Most companies that grant equity awards to service providers rely on either the exemption from registration under Rule 701 (for private companies) or under a Form S-8 registration statement (for public companies). Since 1999, the Securities and Exchange Commission (SEC) has taken the position that only a consultant that has a "de facto employment relationship" with an issuer is eligible to receive equity awards granted in reliance on Rule 701 and Form S-8. This requirement has proven problematic for many gig economy companies because workers provide services directly to end users of the app or platform rather than to the issuer. Last year the SEC solicited comments on possible ways to modernize the Rule 701 and Form S-8 rules "in light of the significant evolution in both the types of compensatory offerings and the composition of the workforce," but no new guidance has been issued to date. The passage of AB 5 may spur the SEC to finally issue proposed regulations that redefine who qualifies as an eligible employee or consultant under Rule 701 and Form S-8. Alternately, a gig economy employer might have a better chance at obtaining a No-Action Letter from the SEC under the theory that an ABC worker now qualifies as an "employee" under the Rule 701 and Form S-8 rules as currently written.
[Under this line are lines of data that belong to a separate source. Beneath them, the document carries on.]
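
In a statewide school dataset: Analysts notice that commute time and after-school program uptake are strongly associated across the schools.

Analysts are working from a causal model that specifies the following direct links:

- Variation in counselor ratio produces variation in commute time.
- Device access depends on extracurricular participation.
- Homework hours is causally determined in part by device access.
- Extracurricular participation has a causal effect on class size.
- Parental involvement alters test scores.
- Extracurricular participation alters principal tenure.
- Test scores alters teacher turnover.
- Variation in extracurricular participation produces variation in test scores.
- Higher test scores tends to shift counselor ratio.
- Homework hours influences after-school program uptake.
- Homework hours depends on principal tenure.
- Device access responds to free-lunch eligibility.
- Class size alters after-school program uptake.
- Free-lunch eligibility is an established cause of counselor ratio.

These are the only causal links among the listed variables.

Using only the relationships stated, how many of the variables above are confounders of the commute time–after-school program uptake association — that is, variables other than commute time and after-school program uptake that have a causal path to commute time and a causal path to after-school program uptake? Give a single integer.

2

The common causes are: extracurricular participation (to commute time via extracurricular participation → test scores → counselor ratio → commute time; to after-school program uptake via extracurricular participation → class size → after-school program uptake); free-lunch eligibility (to commute time via free-lunch eligibility → counselor ratio → commute time; to after-school program uptake via free-lunch eligibility → device access → homework hours → after-school program uptake).
Every other variable lacks a causal path to at least one of commute time and after-school program uptake.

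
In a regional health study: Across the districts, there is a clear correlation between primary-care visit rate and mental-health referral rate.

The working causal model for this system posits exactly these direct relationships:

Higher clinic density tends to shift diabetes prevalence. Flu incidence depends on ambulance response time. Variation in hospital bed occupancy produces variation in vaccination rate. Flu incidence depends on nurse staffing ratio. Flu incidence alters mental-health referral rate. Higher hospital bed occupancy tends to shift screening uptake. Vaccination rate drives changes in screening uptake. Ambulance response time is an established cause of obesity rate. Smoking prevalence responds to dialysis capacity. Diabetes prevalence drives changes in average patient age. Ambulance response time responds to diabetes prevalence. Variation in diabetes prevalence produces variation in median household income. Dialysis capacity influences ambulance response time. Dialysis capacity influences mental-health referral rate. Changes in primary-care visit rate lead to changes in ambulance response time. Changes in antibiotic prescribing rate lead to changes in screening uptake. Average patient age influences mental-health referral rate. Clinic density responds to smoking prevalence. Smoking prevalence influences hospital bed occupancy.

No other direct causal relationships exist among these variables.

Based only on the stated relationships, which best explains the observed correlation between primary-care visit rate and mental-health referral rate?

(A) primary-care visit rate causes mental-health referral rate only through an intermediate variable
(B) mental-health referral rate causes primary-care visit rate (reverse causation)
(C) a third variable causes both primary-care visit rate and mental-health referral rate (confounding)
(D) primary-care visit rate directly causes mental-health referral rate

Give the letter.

A

Primary-care visit rate reaches mental-health referral rate through primary-care visit rate → ambulance response time → flu incidence → mental-health referral rate — an indirect causal chain with no direct primary-care visit rate → mental-health referral rate link. No variable causes both primary-care visit rate and mental-health referral rate, so confounding is ruled out; the effect is mediated.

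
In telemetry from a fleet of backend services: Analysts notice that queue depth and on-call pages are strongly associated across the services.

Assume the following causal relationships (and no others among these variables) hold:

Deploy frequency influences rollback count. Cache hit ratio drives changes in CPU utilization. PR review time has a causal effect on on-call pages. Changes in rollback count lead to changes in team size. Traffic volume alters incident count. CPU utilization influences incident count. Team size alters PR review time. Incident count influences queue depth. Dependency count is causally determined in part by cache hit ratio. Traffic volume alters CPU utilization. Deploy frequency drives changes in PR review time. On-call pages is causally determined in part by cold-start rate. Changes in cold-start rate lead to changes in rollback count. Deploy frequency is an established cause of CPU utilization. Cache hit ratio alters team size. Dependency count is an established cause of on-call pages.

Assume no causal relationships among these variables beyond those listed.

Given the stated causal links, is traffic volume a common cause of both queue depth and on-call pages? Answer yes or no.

no

Traffic volume has no stated causal path to on-call pages. A confounder must cause both variables, so traffic volume does not qualify.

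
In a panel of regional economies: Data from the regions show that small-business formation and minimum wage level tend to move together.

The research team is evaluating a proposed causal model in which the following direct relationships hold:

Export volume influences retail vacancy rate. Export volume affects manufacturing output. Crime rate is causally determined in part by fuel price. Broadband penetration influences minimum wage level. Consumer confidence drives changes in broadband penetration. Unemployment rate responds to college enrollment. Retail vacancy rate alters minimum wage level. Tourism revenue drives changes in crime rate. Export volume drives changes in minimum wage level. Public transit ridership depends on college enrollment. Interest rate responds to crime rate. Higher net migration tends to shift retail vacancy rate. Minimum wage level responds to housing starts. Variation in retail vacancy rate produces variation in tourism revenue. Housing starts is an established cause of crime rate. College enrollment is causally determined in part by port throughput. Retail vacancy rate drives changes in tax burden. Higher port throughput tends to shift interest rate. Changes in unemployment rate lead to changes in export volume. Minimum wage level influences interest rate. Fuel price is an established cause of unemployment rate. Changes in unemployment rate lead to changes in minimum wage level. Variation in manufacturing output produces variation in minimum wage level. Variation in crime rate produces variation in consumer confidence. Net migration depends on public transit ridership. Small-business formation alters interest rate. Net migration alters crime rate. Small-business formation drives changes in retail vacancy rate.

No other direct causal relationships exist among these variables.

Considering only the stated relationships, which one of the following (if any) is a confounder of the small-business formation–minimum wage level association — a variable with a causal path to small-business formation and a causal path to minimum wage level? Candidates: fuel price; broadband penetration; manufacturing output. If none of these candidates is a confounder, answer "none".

None of the listed candidates has causal paths to both small-business formation and minimum wage level in the stated relationships, so none is a common cause.

none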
Q:        Can we treat every ABC worker as an employee for all purposes to keep things simple?

A:        While at first blush this seems like the simplest approach, it can result in unintended consequences. Just as there are risks in aggressively classifying ABC workers as independent contractors, there are also risks in taking an overly expansive approach to who qualifies as an employee. A few potential issues with this approach:

Tax Qualification Rules for 401(k) Plans. A tax-qualified plan may only benefit current and former employees of the plan sponsor (and its commonly owned subsidiaries and affiliated companies). Extending eligibility under the employer's 401(k) plan to ABC workers who are independent contractors for federal common law purposes can result in disqualification of the entire plan, triggering the loss of tax deferred status of all plan participant accounts.

Denial of Claims under an Insured Health Plan. Insured health plans generally restrict participation to employees of the plan sponsor. The insurance carrier of an insured health plan may retroactively deny claims made by an independent contractor who was treated as an employee under the plan solely based on classification under the ABC test.

Inadvertent Establishment of a MEWA. Allowing independent contractors to participate in an employer's health plan (whether self-insured or fully insured) may convert the health plan into a multiple employer welfare arrangement (MEWA). MEWAs are plans that cover the employees of two or more unrelated employers. Many states - including California - make it very difficult to operate MEWAs. Moreover, self-funded MEWAs are prohibited outright in California, so California employers with self-funded health plans need to take extra care.

Incompatible with Cafeteria/Section 125 Plans. Including an independent contractor in a cafeteria plan under Section 125 of the Internal Revenue Code may disqualify the plan for all participants.

Disqualification of Tax Qualified ESPP. Allowing an independent contractor to participate in an employee stock purchase plan intended to qualify for favorable tax treatment under Section 423 of the Internal Revenue Code would result in the loss of favorable tax benefits for all participants.